Not that all of the sharing involves skiing.
Crawford, who won the sprint race at the 2006 Winter Olympics in Turin, Italy, spent some of her downtime playing the guitar, teaching chords and organizing a three-part-harmony sing-along with APU skiers Becca Rorabaugh and Kinsey Loan.
MISERY LEADS TO MEDALS

At the 2002 Winter Olympics in Salt Lake City, after posting the then-best finish in history by an American woman, Anchorage’s Nina Kemppel paid tribute to Eagle Glacier. She had skied to 15th place in the women’s 30-kilometer classic, a race made messy and difficult by wet, falling snow and 33-degree temperatures.
“Thank you, Jim Galanes, for making me ski on all of those horrible, ucky days with no kick wax up at Eagle Glacier,” she said.
At a 2007 sprint race in Rybinsk, Russia, after becoming the first American woman to win a World Cup medal, Randall gave credit to the glacier. She had placed third on a sprint course pieced together with crushed ice.
“Conditions were what you might see on a glacier in Alaska during the summer,” she said. “I’ve asked myself (at Eagle Glacier), ‘When am I ever gonna race on this?’ It was good today to have that experience.”
At last season’s national championships in Maine, the APU ski team turned heads with its domination of the awards podium — and again the glacier earned praise.
“Eagle Glacier is a critical component in that we’re able to come up here once a month and ski for seven days,” Flora said. “And so you never lose that snow feel.”
‘A LOT OF MILES’
Because this is a glacier, there are hazards.
Crevasses are a concern, so tracks are set in areas with low probability of crevasses and the course is marked by wands.
The two-story building is bolted to an outcrop of rocks between the glacier and a cliff.

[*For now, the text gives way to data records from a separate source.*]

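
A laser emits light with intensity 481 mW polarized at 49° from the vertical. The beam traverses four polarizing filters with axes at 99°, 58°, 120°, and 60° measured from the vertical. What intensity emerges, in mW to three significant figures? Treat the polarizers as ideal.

By Malus's law, I₁ = 481 mW · cos²(50°) = 198.7 mW.
I₂ = I₁ · cos²(41°) = 198.7 · 0.5696 = 113.2 mW.
I₃ = I₂ · cos²(62°) = 113.2 · 0.2204 = 24.95 mW.
I₄ = I₃ · cos²(60°) = 24.95 · 0.25 = 6.237 mW.

I ≈ 6.24 mW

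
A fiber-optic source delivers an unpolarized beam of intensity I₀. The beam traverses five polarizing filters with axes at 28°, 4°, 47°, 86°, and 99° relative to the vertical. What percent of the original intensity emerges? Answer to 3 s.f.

Unpolarized light through the first polarizer → I₁ = ½ I₀, now polarized at 28°.
I₂ = I₁ cos²(4° − 28°) = 0.5 I₀ · cos²(24°) = 0.4173 I₀.
I₃ = I₂ cos²(47° − 4°) = 0.4173 I₀ · cos²(43°) = 0.2232 I₀.
I₄ = I₃ cos²(86° − 47°) = 0.2232 I₀ · cos²(39°) = 0.1348 I₀.
I₅ = I₄ cos²(99° − 86°) = 0.1348 I₀ · cos²(13°) = 0.128 I₀.
That is 12.8% of the incident intensity.

≈ 12.8%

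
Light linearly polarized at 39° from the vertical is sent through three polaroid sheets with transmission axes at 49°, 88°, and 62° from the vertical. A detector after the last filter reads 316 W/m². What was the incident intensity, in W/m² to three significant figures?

By Malus's law, I₁ = I₀ cos²(49° − 39°) = I₀ cos²(10°) = 0.9698 I₀.
I₂ = I₁ cos²(88° − 49°) = 0.9698 I₀ · cos²(39°) = 0.5857 I₀.
I₃ = I₂ cos²(62° − 88°) = 0.5857 I₀ · cos²(26°) = 0.4732 I₀.
So 316 W/m² = 0.4732 I₀, giving I₀ = 316/0.4732 = 667.8 W/m².

I₀ ≈ 668 W/m²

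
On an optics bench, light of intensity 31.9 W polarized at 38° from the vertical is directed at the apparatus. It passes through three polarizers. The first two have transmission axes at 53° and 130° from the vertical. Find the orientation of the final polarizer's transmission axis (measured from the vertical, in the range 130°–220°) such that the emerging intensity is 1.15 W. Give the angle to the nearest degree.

I₁ = I₀ cos²(53° − 38°) = I₀ cos²(15°) = 0.933 I₀.
I₂ = I₁ cos²(130° − 53°) = 0.933 I₀ · cos²(77°) = 0.04721 I₀.
Target fraction: 1.15 / 31.9 W = 0.03605 of I₀.
Need I₃/I₀ = 0.03605, so cos²(θ − 130°) = 0.03605 / 0.04721 = 0.7636.
θ − 130° = arccos(√0.7636) = 29.1°, giving θ ≈ 130 + 29.1 = 159.1°.

θ ≈ 159°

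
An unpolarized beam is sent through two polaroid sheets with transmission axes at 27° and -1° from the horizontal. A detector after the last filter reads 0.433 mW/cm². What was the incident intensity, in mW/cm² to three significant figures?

I₀ ≈ 1.11 mW/cm²

Unpolarized light through the first polarizer → I₁ = ½ I₀, now polarized at 27°.
I₂ = I₁ cos²(-1° − 27°) = 0.5 I₀ · cos²(28°) = 0.3898 I₀.
So 0.433 mW/cm² = 0.3898 I₀, giving I₀ = 0.433/0.3898 = 1.111 mW/cm².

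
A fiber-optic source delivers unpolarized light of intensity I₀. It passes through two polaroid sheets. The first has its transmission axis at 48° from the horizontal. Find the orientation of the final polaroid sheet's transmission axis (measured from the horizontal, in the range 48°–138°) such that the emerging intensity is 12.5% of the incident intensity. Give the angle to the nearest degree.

θ ≈ 108°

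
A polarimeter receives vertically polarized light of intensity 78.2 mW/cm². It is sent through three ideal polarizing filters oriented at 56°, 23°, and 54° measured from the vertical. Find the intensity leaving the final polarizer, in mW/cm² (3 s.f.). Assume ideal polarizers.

I ≈ 12.6 mW/cm²

I₁ = 78.2 mW/cm² · cos²(56°) = 24.45 mW/cm².
I₂ = I₁ · cos²(33°) = 24.45 · 0.7034 = 17.2 mW/cm².
I₃ = I₂ · cos²(31°) = 17.2 · 0.7347 = 12.64 mW/cm².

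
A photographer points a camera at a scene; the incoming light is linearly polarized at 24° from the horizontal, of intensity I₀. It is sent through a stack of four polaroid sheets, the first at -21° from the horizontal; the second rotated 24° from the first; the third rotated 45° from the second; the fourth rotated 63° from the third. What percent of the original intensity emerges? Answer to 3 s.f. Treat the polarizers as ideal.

I₁ = I₀ cos²(-21° − 24°) = I₀ cos²(45°) = 0.5 I₀.
I₂ = I₁ cos²(24°) = 0.5 · 0.8346 I₀ = 0.4173 I₀.
I₃ = I₂ cos²(45°) = 0.4173 · 0.5 I₀ = 0.2086 I₀.
I₄ = I₃ cos²(63°) = 0.2086 · 0.2061 I₀ = 0.043 I₀.
That is 4.3% of the incident intensity.

≈ 4.30%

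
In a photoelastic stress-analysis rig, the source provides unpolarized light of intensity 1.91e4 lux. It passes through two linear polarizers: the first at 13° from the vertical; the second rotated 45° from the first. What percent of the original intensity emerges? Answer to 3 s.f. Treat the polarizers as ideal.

≈ 25.0%

Unpolarized light through the first polarizer → I₁ = 1.91e4 lux/2 = 9550 lux, polarized at 13°.
I₂ = I₁ · cos²(45°) = 9550 · 0.5 = 4775 lux.
That is 25% of the incident intensity.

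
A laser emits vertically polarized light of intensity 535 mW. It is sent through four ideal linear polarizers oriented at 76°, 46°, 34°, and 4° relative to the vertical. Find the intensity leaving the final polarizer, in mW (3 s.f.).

I ≈ 16.9 mW

I₁ = 535 mW · cos²(76°) = 31.31 mW.
I₂ = I₁ · cos²(30°) = 31.31 · 0.75 = 23.48 mW.
I₃ = I₂ · cos²(12°) = 23.48 · 0.9568 = 22.47 mW.
I₄ = I₃ · cos²(30°) = 22.47 · 0.75 = 16.85 mW.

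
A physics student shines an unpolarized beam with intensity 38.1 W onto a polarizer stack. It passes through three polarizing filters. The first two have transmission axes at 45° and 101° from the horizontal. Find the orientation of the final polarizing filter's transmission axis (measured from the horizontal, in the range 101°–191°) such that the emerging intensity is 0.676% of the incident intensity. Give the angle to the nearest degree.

θ ≈ 179°

Unpolarized light through the first polarizer → I₁ = ½ I₀, now polarized at 45°.
I₂ = I₁ cos²(101° − 45°) = 0.5 I₀ · cos²(56°) = 0.1563 I₀.
Need I₃/I₀ = 0.00676, so cos²(θ − 101°) = 0.00676 / 0.1563 = 0.04324.
θ − 101° = arccos(√0.04324) = 78.0°, giving θ ≈ 101 + 78.0 = 179.0°.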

The cliff features a nearly vertical drop and yellow tape warns people to keep their distance. If anyone is caught beyond the yellow tape, a helicopter is called and the person is kicked out of the camp.

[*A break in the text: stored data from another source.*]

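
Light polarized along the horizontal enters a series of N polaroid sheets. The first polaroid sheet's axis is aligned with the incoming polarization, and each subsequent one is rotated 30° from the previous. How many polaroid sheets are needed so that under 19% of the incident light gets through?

N = 7

First polarizer is aligned with the polarization: full transmission.
Each further stage multiplies by cos²(30°) = 0.75.
After N polarizers: T = 0.75^(N−1). Require T < 0.19 ⇒ N−1 > ln(0.19)/ln(0.75) = 5.77, so N−1 ≥ 6 and N = 7.
Check: N=7 gives T = 0.178 < 0.19; N=6 gives T = 0.2373.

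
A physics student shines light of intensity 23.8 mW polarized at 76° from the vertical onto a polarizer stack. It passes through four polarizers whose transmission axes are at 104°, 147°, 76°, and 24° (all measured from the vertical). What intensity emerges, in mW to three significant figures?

I ≈ 0.399 mW

I₁ = 23.8 mW · cos²(28°) = 18.55 mW.
I₂ = I₁ · cos²(43°) = 18.55 · 0.5349 = 9.924 mW.
I₃ = I₂ · cos²(71°) = 9.924 · 0.106 = 1.052 mW.
I₄ = I₃ · cos²(52°) = 1.052 · 0.379 = 0.3987 mW.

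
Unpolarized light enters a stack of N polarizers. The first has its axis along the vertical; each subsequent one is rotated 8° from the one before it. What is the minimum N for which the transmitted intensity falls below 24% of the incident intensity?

N = 39

First polarizer halves the unpolarized light: factor 1/2.
Each further stage multiplies by cos²(8°) = 0.9806.
After N polarizers: T = 0.5·0.9806^(N−1). Require T < 0.24 ⇒ N−1 > ln(0.24/0.5)/ln(0.9806) = 37.53, so N−1 ≥ 38 and N = 39.
Check: N=39 gives T = 0.2378 < 0.24; N=38 gives T = 0.2425.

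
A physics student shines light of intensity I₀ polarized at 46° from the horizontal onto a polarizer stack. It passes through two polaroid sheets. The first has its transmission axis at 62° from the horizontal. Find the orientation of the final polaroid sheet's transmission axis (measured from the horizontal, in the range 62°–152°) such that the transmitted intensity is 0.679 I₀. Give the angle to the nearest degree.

I₁ = I₀ cos²(62° − 46°) = I₀ cos²(16°) = 0.924 I₀.
Need I₂/I₀ = 0.679, so cos²(θ − 62°) = 0.679 / 0.924 = 0.7348.
θ − 62° = arccos(√0.7348) = 31.0°, giving θ ≈ 62 + 31.0 = 93.0°.

θ ≈ 93°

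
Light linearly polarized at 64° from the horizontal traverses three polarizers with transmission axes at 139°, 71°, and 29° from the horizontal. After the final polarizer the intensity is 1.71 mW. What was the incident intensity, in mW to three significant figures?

By Malus's law, I₁ = I₀ cos²(139° − 64°) = I₀ cos²(75°) = 0.06699 I₀.
I₂ = I₁ cos²(71° − 139°) = 0.06699 I₀ · cos²(68°) = 0.0094 I₀.
I₃ = I₂ cos²(29° − 71°) = 0.0094 I₀ · cos²(42°) = 0.005191 I₀.
So 1.71 mW = 0.005191 I₀, giving I₀ = 1.71/0.005191 = 329.4 mW.

I₀ ≈ 329 mW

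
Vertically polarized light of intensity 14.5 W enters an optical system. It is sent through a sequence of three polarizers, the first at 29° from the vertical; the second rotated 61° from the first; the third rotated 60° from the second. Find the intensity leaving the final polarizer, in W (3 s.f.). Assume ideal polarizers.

I ≈ 0.652 W

I₁ = 14.5 W · cos²(29°) = 11.09 W.
I₂ = I₁ · cos²(61°) = 11.09 · 0.235 = 2.607 W.
I₃ = I₂ · cos²(60°) = 2.607 · 0.25 = 0.6518 W.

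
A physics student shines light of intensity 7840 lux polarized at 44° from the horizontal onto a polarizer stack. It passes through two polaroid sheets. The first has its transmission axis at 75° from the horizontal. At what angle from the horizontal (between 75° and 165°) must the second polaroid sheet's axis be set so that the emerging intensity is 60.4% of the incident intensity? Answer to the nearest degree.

I₁ = I₀ cos²(75° − 44°) = I₀ cos²(31°) = 0.7347 I₀.
Need I₂/I₀ = 0.604, so cos²(θ − 75°) = 0.604 / 0.7347 = 0.8221.
θ − 75° = arccos(√0.8221) = 24.9°, giving θ ≈ 75 + 24.9 = 99.9°.

θ ≈ 100°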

A staff of three, including Flora, runs the center but athletes are expected to pitch in. The staff is in charge of setting and grooming trails — a job made more pleasant this summer with the arrival of a new PistenBully — but athletes help with maintenance and by taking care of the cooking.
Meals served at the recent women’s camp can best be described as heaping: a mound of food for every plate, with appetites to match — the result of two long workouts a day.
“We’re expecting them to ski a whole lot,” Flora said. “We use this camp to build endurance. One of the ways to build endurance is to ski a lot. Ski a lot, a lot, a lot of miles.”
Flora estimated skiers at the women’s camp put in 60 to 75 kilometers a day on an 8-kilometer loop. For the entire week, that added up to about 25 hours of skiing.
Between workouts and in the evening, athletes enjoy living arrangements that are communal but quite civilized.
There are composting toilets and a supply of water from a nearby pond. There’s a dresser filled with old VHS tapes and newer DVDs and a television to watch them on. There’s a big freezer stocked with food and an exercise room equipped with a stationary bicycle — and decorated with a poster of four-time Olympian Kemppel.
“I love it,” Randall said. “It’s a great chance to eat, sleep and train. And the good camaraderie of everybody just working hard and suffering through some tough conditions and also celebrating some just absolutely beautiful days. We laugh a lot. We have fun a lot.”
And best of all, the glacier is just an hour away from Anchorage, a trip that includes a quick helicopter ride to the training center.
“This is a huge advantage,” Randall said. “I mean, it’s almost ridiculous when you can be at your house one minute and an hour later you’re up here skiing on the glacier. It’s an incredible facility, really.”